Net profit reached 4.1 billion euros ($4.4 billion) last year, a 27 percent jump from 2021, said Inditex, whose eight brands include younger fashion chain Pull&Bear and upmarket label Massimo Dutti.
In-store and online sales for the world’s biggest fast fashion retailer also hit a record, surging 17 percent to 32.6 billion euros.
“The excellent results of 2022 show the strength of our business model,” said Inditex chief executive Oscar Garcia Maceiras.
Inditex, like many other Western companies, closed shop in Russia last year following the invasion of Ukraine and sweeping Western sanctions against Moscow.
The group shut its 514 stores in Russia, its second biggest market after Spain.
The shops were sold to Emirati group Daher, which has business interests in retail and real estate, in October.
- Growth opportunities -
Inditex said strong sales in other markets such as the United States – now its second largest market – as well as online made up for its exit from the Russian market.
The company said it plans to undertake “at least” 30 new projects in the United States between 2023 and 2025 in cities such as Boston, Chicago, Los Angeles and New York.

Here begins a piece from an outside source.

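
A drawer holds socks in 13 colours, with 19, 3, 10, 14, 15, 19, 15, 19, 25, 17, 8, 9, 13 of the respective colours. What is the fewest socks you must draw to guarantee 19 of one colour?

177

In the worst case you take as many as possible of each colour without reaching 19: 18 + 3 + 10 + 14 + 15 + 18 + 15 + 18 + 18 + 17 + 8 + 9 + 13 = 176.
The next one must give 19 of some colour, so 176 + 1 = 177.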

The projects include enlargements of existing stores, opening new stores and relocations.
“We see significant long-term growth opportunities in the United States,” the company said.
Online sales hit 7.8 billion euros, a 4.0 percent rise over the previous record set in 2021.
The company said it plans to improve its online shopping experience by introducing tools such as a new size recommender and better search tools.
Inditex also overcame a surge in production costs that has hit manufacturers as inflation soared following Russia’s assault on Ukraine.
The company has set itself apart from some rivals such as H&M by passing on a larger chunk of rising costs to customers.
The company based in Spain’s northwestern Galicia region said it would boost investment in automation at logistics centres in Spain to increase efficiency.
- Salary increases -
Inditex in February agreed a 20 percent rise in average wages for shop workers in Spain to help compensate them for soaring inflation.
About a third of Inditex’s 165,000 are based in Spain. The vast majority of its staff work in its shops, and most are women.
Inditex’s results were largely in line with analysts’ expectations and the company said it expects further growth in 2023.
Sales between February 1 and March 13 were up 13.5 percent compared to the same period last year.
The Spanish group underwent a leadership shake-up last year, with Marta Ortega, daughter of multi-billionaire founder Amancio Ortega, taking over as chairwoman.
She and Maceiras have opted to stick to Amancio Ortega’s model “with small adaptations”, Alfred Vernis, a former senior figure at Inditex and now professor at the Esade business school, told AFP.
While this has proven profitable, he warned that Inditex’s progress towards green sustainability has been slow.
Inditex must “accelerate this transition much more” to avoid “little by little losing demand,” he said.